- While capital expenditures were already moderating, most companies have further reduced growth capital spending to preserve financial flexibility and recalibrate plans for an environment of production declines.
- On average, growth capex is expected to drop more than 40% compared to 2019 levels and nearly 30% versus initial guidance.
- Project cancellations and deferrals have not been limited to a single midstream asset type or region, indicating that depressed commodity prices are being felt broadly.
A substantial number of midstream companies have released capital spending updates since early March as the collapse in oil prices quickly shifted the reality for midstream, and volumes came into question. While capital expenditures were already moderating (we estimate capex peaked in 2018 or 2019), most companies have further reduced growth capital spending to preserve financial flexibility and recalibrate plans for an environment of production declines. The table below summarizes midstream capex reductions for 2020, focusing on companies that have released updates since early March and including the percentage changes relative to initial company guidance and 2019 growth capex. On average, growth capex is expected to drop more than 40% compared to 2019 levels and nearly 30% versus initial guidance.
Companies across midstream are lowering capital budgets, representing a diverse array of business lines and basins. Energy Transfer (ET) and Magellan Midstream Partners (MMP) stand out in the table for not reducing 2020 spending guidance, but the table does not tell the full story. ET, which reports earnings next week, previously indicated that it is evaluating $500 million in projects that could be delayed to 2021-2022 and expects its long-term capex run rate (2021+) to decrease to $2.25 billion per year at the midpoint from $4.0 billion in 2020. MMP maintained its initial $400 million growth capex budget, but 2020 spending was already modest compared to the company's $792 million of growth spending in 2019. The majority of MMP's capital spending in 2020 is related to its refined products business and backed by long-term contracts with investment-grade counterparties.
Looking more closely at projects, companies have evaluated spending on a case-by-case basis. Projects of all types near completion are more likely to be finished than deferred, while projects under development with completion dates in 2021 or later are at greater risk of being deferred or canceled. For example, Phillips 66 Partners (PSXP) said it had commenced full operations on the Gray Oak Pipeline, a newbuild crude pipeline transporting up to 900 thousand barrels per day (MBpd) from the Permian to the Corpus Christi area, on April 1. However, it also announced it would defer the Liberty Pipeline, a crude pipeline from Wyoming to Cushing previously expected to begin service in 1H21, and postponed a final investment decision on the ACE crude pipeline in Louisiana. Three other notable Permian pipelines with construction already in progress, the one-million barrel-per-day Wink to Webster crude pipeline, Kinder Morgan's (KMI) Permian Highway gas pipeline project, and MPLX's (MPLX) Whistler gas pipeline continue to progress toward completion in 1H21, early 2021, and 2H21, respectively.

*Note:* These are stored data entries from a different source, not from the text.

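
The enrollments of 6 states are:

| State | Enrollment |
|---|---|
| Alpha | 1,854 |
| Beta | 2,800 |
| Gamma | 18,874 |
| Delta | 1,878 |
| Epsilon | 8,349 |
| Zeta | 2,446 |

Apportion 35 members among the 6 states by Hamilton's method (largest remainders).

Standard divisor: 36201 ÷ 35 ≈ 1034.314.
Standard quotas: Alpha 1.7925, Beta 2.7071, Gamma 18.2478, Delta 1.8157, Epsilon 8.0720, Zeta 2.3649.
Lower quotas: Alpha 1, Beta 2, Gamma 18, Delta 1, Epsilon 8, Zeta 2 (sum 32, leaving 3 seats).
Remainders in descending order: Delta 0.8157, Alpha 0.7925, Beta 0.7071, Zeta 0.3649, Gamma 0.2478, Epsilon 0.0720.
The surplus seats go to Delta, Alpha, Beta.

Alpha: 2, Beta: 3, Gamma: 18, Delta: 2, Epsilon: 8, Zeta: 2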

Cancellations and deferrals have not been limited to a single midstream asset type or region, indicating that depressed commodity prices are being felt broadly. OKE's reduced spending, for instance, includes project deferrals across the Bakken, Permian, Gulf Coast, and Mid-Continent. Enterprise Products Partners (EPD) canceled or deferred spending on 13 projects, including the Midland-to-ECHO 4 Permian crude pipeline, PDH 2 plant1, and Mont Belvieu isomerization plant. EPD management noted that the company is currently negotiating six joint ventures that could lead to further spending reductions.
With weaker commodity prices changing the outlook for energy production and the demand for new infrastructure, midstream is responding appropriately by recalibrating capital spending. Reduced spending this year can help provide the flexibility needed to withstand short-term headwinds by freeing up cash, while also decreasing the odds of an overbuild of infrastructure as volumes recover.
Company Guidance Updates:
Antero Midstream (AM)
CNX Midstream (CNXM)
Crestwood Equity Partners (CEQP)
DCP Midstream (DCP)
Enable Midstream (ENBL)
Energy Transfer (ET)
EnLink Midstream (ENLC)
Enterprise Products Partners (EPD)
Hess Midstream (HESM)
Keyera (OTCPK:KEYUF, KEY:CN)
Kinder Morgan (KMI)
Magellan Midstream Partners (MMP)
Noble Midstream Partners (NBLX)
NuStar Energy (NS)
Pembina Pipeline (PBA, PPL:CN)
1 PDH plants convert propane feedstock into polymer-grade propylene, which serves as a chemical intermediate for industrial processes that make products like plastics and resins.